Go with the lightest weight you can but don’t lose contact. Once you have experimented with this technique you should be able to tell what the composition of the bottom is. When you are dragging the bait along and start to feel rock, gravel, stumps or other features slow down and get ready. This is what you are looking for. Bass in winter will hold on these places.
The hardest thing there is to teach a bass angler learning to splitshot is detecting the bite.
The bite will vary according to the activity level of the fish. There will be times when they pop the bait hard and you will know immediately that they are eating the bait.
Other times there will be a soft, almost imperceptible tick and then nothing. And finally there is the dreaded pressure bite.
The pressure bite will take two forms. The first way to describe a pressure bite is you will feel slight resistance to pulling your line forward. This is somewhat like hooking a soft, spongy rubber band. The second pressure bite is when you lose contact with the bottom. A bass has picked up your lure and is just following along with your forward movement.
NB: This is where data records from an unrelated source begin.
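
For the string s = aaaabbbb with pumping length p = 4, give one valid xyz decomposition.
x = 'aa', y = 'aa', z = 'bbbb'

For s = aaaabbbb and p = 4, one valid decomposition is:
- x = 'aa' (length 2)
- y = 'aa' (length 2)
- z = 'bbbb' (length 4)

Verification:
- xyz = 'aa' + 'aa' + 'bbbb' = aaaabbbb ✓
- |xy| = 4 ≤ 4 ✓
- |y| = 2 > 0 ✓

All pumping lemma constraints are satisfied.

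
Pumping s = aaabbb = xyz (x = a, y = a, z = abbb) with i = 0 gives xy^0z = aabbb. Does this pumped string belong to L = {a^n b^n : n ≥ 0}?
No

xy⁰z = a · ε · abbb = aabbb.
aabbb has 2 a's and 3 b's; 2 ≠ 3, so it is not in L.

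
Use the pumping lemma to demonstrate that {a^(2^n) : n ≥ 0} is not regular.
Assume for contradiction that L is regular, and let p ≥ 1 be the pumping length given by the pumping lemma.
Choose s = a^(2^p). Then s ∈ L and |s| = 2^p ≥ p.
By the pumping lemma, s = xyz for some x, y, z with |xy| ≤ p, |y| ≥ 1, and xy^i z ∈ L for every i ≥ 0.
Here y = a^k for some k with 1 ≤ k ≤ |xy| ≤ p, and p < 2^p.

Take i = 2: |xy²z| = 2^p + k.
Now 2^p < 2^p + k ≤ 2^p + p < 2^p + 2^p = 2^(p+1).
So |xy²z| lies strictly between the consecutive powers of two 2^p and 2^(p+1), hence is not a power of 2, and xy²z ∉ L.

This contradicts the pumping lemma, which requires xy^i z ∈ L for all i ≥ 0.
Hence L = {a^(2^n) : n ≥ 0} is not regular. ∎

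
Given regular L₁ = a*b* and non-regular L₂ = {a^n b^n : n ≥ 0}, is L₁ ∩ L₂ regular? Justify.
No — L₁ ∩ L₂ is not regular.

Every string a^n b^n already lies in a*b*, so L₁ ∩ L₂ = {a^n b^n : n ≥ 0} = L₂ itself, which is the standard non-regular language (pump s = a^p b^p).

Note that the bare facts "L₁ regular, L₂ non-regular" do not settle the question by themselves: the closure of regular languages under ∪, ∩, complement and difference applies only when BOTH operands are regular. With a non-regular operand the result can come out regular or non-regular depending on the specific languages, so one has to work out L₁ ∩ L₂ for this particular pair, as above.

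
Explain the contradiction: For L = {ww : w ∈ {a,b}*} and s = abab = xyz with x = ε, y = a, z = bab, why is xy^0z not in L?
xy⁰z = bab ∉ L

Pumping with i = 0 replaces y = a by y⁰ = ε:
- Original: s = xyz = abab; abab splits into halves ab · ab, which are equal, so it is in L (w = ab)
- Pumped: xy⁰z = ε · ε · bab = bab
- bab has odd length 3, so it cannot be written as ww and is not in L

The pumping lemma would require xy⁰z ∈ L, so this decomposition yields a contradiction.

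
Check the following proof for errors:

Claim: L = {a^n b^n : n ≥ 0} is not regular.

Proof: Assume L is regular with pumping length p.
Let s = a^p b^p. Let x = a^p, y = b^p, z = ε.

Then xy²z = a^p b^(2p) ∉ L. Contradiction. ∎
The proof is INCORRECT.

Error: The decomposition violates |xy| ≤ p.
With x = a^p and y = b^p, we have |xy| = 2p > p.
The pumping lemma requires |xy| ≤ p, so y must be within the first p characters.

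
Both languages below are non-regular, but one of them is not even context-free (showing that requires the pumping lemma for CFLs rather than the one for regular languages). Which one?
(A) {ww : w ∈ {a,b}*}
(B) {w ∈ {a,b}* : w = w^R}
(A) {ww : w ∈ {a,b}*}

(A) {ww : w ∈ {a,b}*} requires the CFL pumping lemma.

- {w ∈ {a,b}* : w = w^R} is context-free (but not regular)
  • Can be shown non-regular with the regular pumping lemma
  • After pumping, the string is no longer symmetric

- {ww : w ∈ {a,b}*} is NOT context-free
  • Requires the CFL pumping lemma to prove
  • Cannot verify equality of two arbitrary substrings

The CFL pumping lemma is "stronger" in that it can prove non-membership
in the larger class of context-free languages.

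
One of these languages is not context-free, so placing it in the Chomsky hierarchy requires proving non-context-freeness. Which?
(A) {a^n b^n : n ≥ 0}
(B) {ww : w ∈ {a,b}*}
(B) {ww : w ∈ {a,b}*}

(B) {ww : w ∈ {a,b}*} requires the CFL pumping lemma.

- {a^n b^n : n ≥ 0} is context-free (but not regular)
  • Can be shown non-regular with the regular pumping lemma
  • After pumping, the number of a's and b's become unequal

- {ww : w ∈ {a,b}*} is NOT context-free
  • Requires the CFL pumping lemma to prove
  • Cannot verify equality of two arbitrary substrings

The CFL pumping lemma is "stronger" in that it can prove non-membership
in the larger class of context-free languages.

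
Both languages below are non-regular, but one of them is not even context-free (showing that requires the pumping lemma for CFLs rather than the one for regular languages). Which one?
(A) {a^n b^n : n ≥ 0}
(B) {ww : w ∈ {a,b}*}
(B) {ww : w ∈ {a,b}*}

(B) {ww : w ∈ {a,b}*} requires the CFL pumping lemma.

- {a^n b^n : n ≥ 0} is context-free (but not regular)
  • Can be shown non-regular with the regular pumping lemma
  • After pumping, the number of a's and b's become unequal

- {ww : w ∈ {a,b}*} is NOT context-free
  • Requires the CFL pumping lemma to prove
  • Cannot verify equality of two arbitrary substrings

The CFL pumping lemma is "stronger" in that it can prove non-membership
in the larger class of context-free languages.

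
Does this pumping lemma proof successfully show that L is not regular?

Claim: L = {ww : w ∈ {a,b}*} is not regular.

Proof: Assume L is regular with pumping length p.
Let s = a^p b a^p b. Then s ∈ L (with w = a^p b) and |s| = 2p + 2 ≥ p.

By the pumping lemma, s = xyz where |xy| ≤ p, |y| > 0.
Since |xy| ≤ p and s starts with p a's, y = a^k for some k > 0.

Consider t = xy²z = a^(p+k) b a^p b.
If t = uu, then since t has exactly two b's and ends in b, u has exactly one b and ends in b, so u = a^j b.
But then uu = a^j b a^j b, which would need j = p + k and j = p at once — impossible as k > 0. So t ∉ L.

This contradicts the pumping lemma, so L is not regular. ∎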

This is why it is so important to maintain bottom contact. Once you realize that you’ve lost the feel of the weight against the bottom, and your depth hasn’t changed significantly, you have to put two and two together and get ready to set the hook.
The preferred hook set for this technique is called a sweep set.
Once you have detected a fish holding your bait drop the rod tip towards the fish, reel down to the point of feeling resistance (or just shy of that point), and ‘sweep’ the rod horizontally(sideways) away from the fish.
If the rod loads up good and you’re sure that you’ve got the hook in the fish just fight him to the boat. If you set the hook and it didn’t feel solid you may want to set the hook a second time.
The drag on your reel should be set tight enough that it doesn’t give on the initial hookset. But it shouldn’t be set so tight that a larger fish can’t take line if needed.
Line Twist Problems
There are several problems that are common when splitshotting but most can be overcome if your are aware of the cause.
Line twist has always been a problem when using spinning tackle. There are a couple things you can do to minimize line twist when using a split shot rig. First, rig your worm as straight as possible so the lure doesn’t turn as it comes through the water. You will also reduce line twist if you reel in slowly when retrieving to make another cast.
A Tip to also decrease line twist is to learn to close the bail of your reel bail manually, the line twist sometimes develops from the bail picking up the line an twisting it to begin the first rotation around the spool.
I personally have re-educated myself into doing this and almost never have any line twist!
And if you do get some line twist just take off the weight and hook and let your line out behind the boat as you move slowly forward. Reel the line back in and the twist will be gone.
It may take a couple times if the twist is bad. Another problem, when using this rig, is getting hung up or snagged. When you feel that you are getting caught in rock or gravel don’t pull hard on the rod. Instead shake the rod and most often it will bounce loose.
Once again being able to feel the bottom is important because you will know immediately of this is happening. If you can’t shake the weight loose then double back over the snag with your boat and pull it loose from the opposite direction.